Publicado em 13 de março de 2017 às, 12h57.

Última atualização em 22 de junho de 2017 às, 18h21.

O resultado do PIB divulgado na semana passada coroou o desastre arquitetado pela heterodoxia da “Nova Matriz Econômica”. No último trimestre de 2016, a economia encolheu 0,9% e, no acumulado ano, 3,6%. A demanda doméstica voltou a 2009, como se o governo Dilma não tivesse existido. A partir das informações conhecidas, o G20 – grupo das economias mais relevantes – apresentou desempenho semelhante, mas com sinal invertido: cresceu 0,7% e 3,0% em bases comparáveis.

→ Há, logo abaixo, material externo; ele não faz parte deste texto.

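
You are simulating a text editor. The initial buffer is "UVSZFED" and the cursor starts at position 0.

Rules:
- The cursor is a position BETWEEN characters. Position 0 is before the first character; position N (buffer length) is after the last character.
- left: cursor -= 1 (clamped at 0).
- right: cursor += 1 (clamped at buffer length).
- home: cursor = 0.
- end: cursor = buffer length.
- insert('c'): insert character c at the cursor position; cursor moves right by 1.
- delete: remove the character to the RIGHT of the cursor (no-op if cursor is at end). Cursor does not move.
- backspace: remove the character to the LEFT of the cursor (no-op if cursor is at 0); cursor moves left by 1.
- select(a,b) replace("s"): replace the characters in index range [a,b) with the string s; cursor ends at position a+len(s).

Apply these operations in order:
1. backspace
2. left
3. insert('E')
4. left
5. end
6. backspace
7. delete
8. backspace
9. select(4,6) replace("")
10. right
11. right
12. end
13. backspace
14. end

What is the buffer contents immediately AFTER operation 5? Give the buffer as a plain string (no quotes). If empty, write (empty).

After op 1 (backspace): buf='UVSZFED' cursor=0
After op 2 (left): buf='UVSZFED' cursor=0
After op 3 (insert('E')): buf='EUVSZFED' cursor=1
After op 4 (left): buf='EUVSZFED' cursor=0
After op 5 (end): buf='EUVSZFED' cursor=8

Answer: EUVSZFED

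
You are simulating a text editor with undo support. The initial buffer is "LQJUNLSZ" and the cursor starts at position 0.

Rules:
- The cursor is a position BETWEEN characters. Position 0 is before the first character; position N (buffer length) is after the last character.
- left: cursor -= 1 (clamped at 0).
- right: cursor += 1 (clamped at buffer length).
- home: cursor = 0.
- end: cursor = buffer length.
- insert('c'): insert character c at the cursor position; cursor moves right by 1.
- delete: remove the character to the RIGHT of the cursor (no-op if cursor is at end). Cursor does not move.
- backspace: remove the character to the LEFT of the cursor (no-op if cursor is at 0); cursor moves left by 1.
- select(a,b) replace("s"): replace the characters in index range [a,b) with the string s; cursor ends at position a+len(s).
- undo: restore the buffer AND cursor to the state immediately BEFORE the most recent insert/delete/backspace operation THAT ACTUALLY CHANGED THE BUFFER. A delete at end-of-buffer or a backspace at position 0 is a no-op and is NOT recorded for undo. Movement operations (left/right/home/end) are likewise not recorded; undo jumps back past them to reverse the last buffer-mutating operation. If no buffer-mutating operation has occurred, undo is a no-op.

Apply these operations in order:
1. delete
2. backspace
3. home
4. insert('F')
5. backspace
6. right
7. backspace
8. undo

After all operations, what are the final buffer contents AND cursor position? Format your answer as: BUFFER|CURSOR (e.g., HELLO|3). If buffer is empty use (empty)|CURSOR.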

Não resta dúvida: o Brasil caiu sozinho por conta das barbeiragens do governo.

Desde setembro último, a política econômica passou a ser pautada de forma convencional por uma equipe de alto gabarito – mas, infelizmente, sob a batuta de um governo que aparenta ser tão desonesto quanto o anterior. O otimismo inicial propiciado pela mudança de rumo murchou rapidamente e, hoje, a expectativa consensual para o crescimento em 2017 gira em torno de 0,5% – um resultado para lá de ridículo quando se tem em vista a base deprimida. Só não mais ridículo do que as análises sugerindo que o pibinho é fruto das políticas “neoliberais” do Temer.

É hora de jogar a toalha? Não necessariamente. Pelo contrário, agora que os cenários panglossianos foram engavetados a favor de uma visão mais sóbria, é provável que tenhamos surpresas favoráveis logo mais. Se não, vejamos.

O que é preciso acontecer para a economia destravar? Antes de responder, deve-se aceitar o pressuposto de que o Brasil continua tão produtivo quanto no passado recente, ou seja, que o potencial anual de crescimento no longo prazo é de algo entre 2,0% e 2,5%. Não é uma hipótese muito restritiva, pois este é o ritmo que não depende de grandes reformas, quase vegetativo, em que a economia não se aproxima da fronteira tecnológica e permanece com as distorções que tornam o capital relativamente mais caro aqui do que fora. É o consenso.

Uma vez aceito este pressuposto, a retomada cíclica depende de duas coisas: (i) confiança e (ii) crédito. Primeiro, é necessário ter confiança de que o governo não morderá os frutos dos investimentos. Um dos pré-requisitos para dormir tranquilo diante de um governo rapace com histórico duvidoso é verificar que ele respeita a restrição orçamentária intertemporal. A confiança em Dilma soçobrou quando ficou claro que ela não ligava a mínima para este detalhe.

A confiança é uma condição necessária. Para ser suficiente, é preciso haver crédito. Sem crédito, a atividade econômica fica asfixiada. Não adianta ser produtivo e ter confiança na responsabilidade do governo se não houver fundos disponíveis para bancar as empreitadas. Resumindo, se o potencial de crescimento do país não tiver mudado, se houver confiança e se o crédito voltar, a retomada passa a ser questão de tempo. O otimismo exagerado que se instalou após o impeachment implicava uma dinâmica mais favorável para a confiança e para o crédito do que a que efetivamente se verificou. Isso não significa que o jogo está perdido.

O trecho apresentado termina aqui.